Keith Higdon, Clark Atlanta’s interim head football coach, stands with his family and recounts the events with Buggs. After all, it was Higdon who had been the Lord’s conduit for FCA at Clark Atlanta when Buggs first arrived on the scene. The passion for inner-city ministry, specifically at the college level, is one that these men share in a profound way.

“Here we have a variety of kids from different backgrounds and nationalities and different thought processes,” said Higdon, who, as an assistant coach, invited Buggs to fill the role of chaplain at Clark Atlanta in 2006. “Once FCA got involved, there was a change in their walk and talk—the whole aspect of how they go about everyday life. Danny has done a tremendous job with the guys. He and his staff are heaven-sent. I tell him all the time that he answered our prayers.”

It’s an everyday occurrence, but not one on which Buggs or his staff dwell: the fact that they are answered prayers. They’re more focused on lifting up new prayers of their own for the inner-city ministry of Atlanta and for other inner-city FCA ministries being established throughout the country under the counsel of FCA’s new national inner-city task force.

“God is bringing together people with like minds and like hearts who want to see the walls of inner-city ministry built up because they have been laid in ruin,” Buggs said of the task force, which held its first meeting early last summer at the National Support Center in Kansas City, Mo. “With FCA, we have that blueprint to rebuild, and we’re working to do that—to build His Kingdom in a place where there is a lack of finances, lack of staff, lack of volunteer support, lack of vision. But we’re building that wall, and soon the whole nation will see where we’ve been and where we’re going. It truly is awesome.”

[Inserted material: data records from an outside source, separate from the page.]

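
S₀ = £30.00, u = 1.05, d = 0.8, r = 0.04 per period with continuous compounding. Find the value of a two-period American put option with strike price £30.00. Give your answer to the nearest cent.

£0.37

Risk-neutral probability p = (e^0.04 − 0.8)/(1.05 − 0.8) = 0.2408/0.2500 = 0.9632
Terminal stock prices: S_uu = 33.08, S_ud = 25.2, S_dd = 19.2
Terminal payoffs (K − S): max(-3.075, 0) = 0, max(4.8, 0) = 4.8, max(10.8, 0) = 10.8
Node u (S = 31.5): continuation = e^(−0.04)·[0.9632·0.0000 + 0.0368·4.8000] = 0.1695; exercise value = 0.0000 ≤ continuation, so V_u = 0.1695
Node d (S = 24): continuation = e^(−0.04)·[0.9632·4.8000 + 0.0368·10.8000] = 4.8237; exercise value = 6.0000 > continuation, so V_d = 6.0000 (exercise)
Node 0 (S = 30): continuation = e^(−0.04)·[0.9632·0.1695 + 0.0368·6.0000] = 0.3688; exercise value = 0.0000 ≤ continuation, so V_0 = 0.3688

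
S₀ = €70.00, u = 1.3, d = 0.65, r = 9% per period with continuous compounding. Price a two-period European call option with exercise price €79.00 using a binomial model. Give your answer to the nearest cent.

€15.33

Risk-neutral probability p = (e^0.09 − 0.65)/(1.3 − 0.65) = 0.4442/0.6500 = 0.6833
Terminal stock prices: S_uu = 118.3, S_ud = 59.15, S_dd = 29.58
Terminal payoffs (S − K): max(39.3, 0) = 39.3, max(-19.85, 0) = 0, max(-49.42, 0) = 0
Node u (S = 91): V_u = e^(−0.09)·[0.6833·39.3000 + 0.3167·0.0000] = 24.5440
Node d (S = 45.5): V_d = e^(−0.09)·[0.6833·0.0000 + 0.3167·0.0000] = 0.0000
Node 0 (S = 70): V_0 = e^(−0.09)·[0.6833·24.5440 + 0.3167·0.0000] = 15.3285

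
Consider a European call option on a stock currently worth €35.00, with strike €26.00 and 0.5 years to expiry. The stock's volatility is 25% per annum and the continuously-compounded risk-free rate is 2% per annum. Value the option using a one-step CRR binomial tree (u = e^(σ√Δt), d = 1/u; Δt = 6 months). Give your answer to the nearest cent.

€9.26

CRR parameters: u = e^(σ√Δt) = e^(0.25·√0.5) = 1.1934, d = 1/u = 0.8380
Per-period rate: rΔt = 0.02·0.5 = 0.01, so R = e^0.01 = 1.0101
Risk-neutral probability p = (e^0.01 − 0.8380)/(1.1934 − 0.8380) = 0.1721/0.3554 = 0.4842
Terminal stock prices: S_u = 41.77, S_d = 29.33
Terminal payoffs (S − K): max(15.77, 0) = 15.77, max(3.329, 0) = 3.329
Node 0 (S = 35): V_0 = e^(−0.01)·[0.4842·15.7678 + 0.5158·3.3288] = 9.2587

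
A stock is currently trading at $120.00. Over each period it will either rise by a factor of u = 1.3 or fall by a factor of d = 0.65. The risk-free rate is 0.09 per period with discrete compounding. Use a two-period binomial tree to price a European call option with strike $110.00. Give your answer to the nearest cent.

Risk-neutral probability p = (1 + 0.09 − 0.65)/(1.3 − 0.65) = 0.4400/0.6500 = 0.6769
Terminal stock prices: S_uu = 202.8, S_ud = 101.4, S_dd = 50.7
Terminal payoffs (S − K): max(92.8, 0) = 92.8, max(-8.6, 0) = 0, max(-59.3, 0) = 0
Node u (S = 156): V_u = 1/1.09·[0.6769·92.8000 + 0.3231·0.0000] = 57.6316
Node d (S = 78): V_d = 1/1.09·[0.6769·0.0000 + 0.3231·0.0000] = 0.0000
Node 0 (S = 120): V_0 = 1/1.09·[0.6769·57.6316 + 0.3231·0.0000] = 35.7910

$35.79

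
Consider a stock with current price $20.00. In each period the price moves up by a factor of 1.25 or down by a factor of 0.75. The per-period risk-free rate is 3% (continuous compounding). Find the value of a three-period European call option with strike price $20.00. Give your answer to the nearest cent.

Risk-neutral probability p = (e^0.03 − 0.75)/(1.25 − 0.75) = 0.2805/0.5000 = 0.5609
Terminal stock prices: S_uuu = 39.06, S_uud = 23.44, S_udd = 14.06, S_ddd = 8.438
Terminal payoffs (S − K): max(19.06, 0) = 19.06, max(3.438, 0) = 3.438, max(-5.938, 0) = 0, max(-11.56, 0) = 0
Node uu (S = 31.25): V_uu = e^(−0.03)·[0.5609·19.0625 + 0.4391·3.4375] = 11.8411
Node ud (S = 18.75): V_ud = e^(−0.03)·[0.5609·3.4375 + 0.4391·0.0000] = 1.8711
Node dd (S = 11.25): V_dd = e^(−0.03)·[0.5609·0.0000 + 0.4391·0.0000] = 0.0000
Node u (S = 25): V_u = e^(−0.03)·[0.5609·11.8411 + 0.4391·1.8711] = 7.2428
Node d (S = 15): V_d = e^(−0.03)·[0.5609·1.8711 + 0.4391·0.0000] = 1.0185
Node 0 (S = 20): V_0 = e^(−0.03)·[0.5609·7.2428 + 0.4391·1.0185] = 4.3765

$4.38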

In one sense, Unity in the Community is finally over. In quite another, it is also just beginning.

Trumping the Rivalry


FCA's Danny Buggs

A century-old rivalry fuels the competitive intensity between the athletes of Morehouse College and Clark Atlanta University. It’s one that dates back to the post-Civil War reconstruction of the South when, two years after the war ended, a former slave founded Morehouse College in Augusta, Ga. A few years later, a wealthy businessman moved the school to Atlanta where Clark College (now Clark Atlanta after merging with Atlanta University) already had been established.

With a hundred-plus years of rivalry railing against it, the FCA “Unity in the Community” event broke through significant barriers by bringing the athletes and coaches of Morehouse and Clark Atlanta together on friendly terms before the 2009 football season began.

“The Bible says in Psalm 133:1 (NIV), ‘How good and pleasant it is when brothers live together in unity,’” Buggs said. “Our vision was to unify these two rivals who are basically on the same yard, and to bring them together in love and harmony so that the coaches, players, cheerleaders and administration could demonstrate unity to
the community and student body. They could show them that, yes, we play a game for competition, but we are a unified body of Christ. And when the body comes together collectively and the people of the world see us, then we can be the salt that will be sprinkled in the lives of hurting and dying people. We will become the light of the world that will shine in the darkness.”

Naturally, there was resistance to the event. Engaging their “enemies” on friendly terms did not strike many of the players as a productive use of time.

“Before Danny and the staff came in with the idea of Unity in the Community, it seemed like there was an ‘I hate Clark,’ or ‘I hate Morehouse’ attitude,” said Clark Atlanta Interim Head Coach Keith Higdon. “But with this event, we hope that they got the understanding that it’s more than just football. When Christ is the center of your life, there is nothing that can come between you because everyone has a common goal. We want to let everybody know that we play a football game, but, at the end of the day, we still all love Jesus Christ. And that’s the bigger picture.”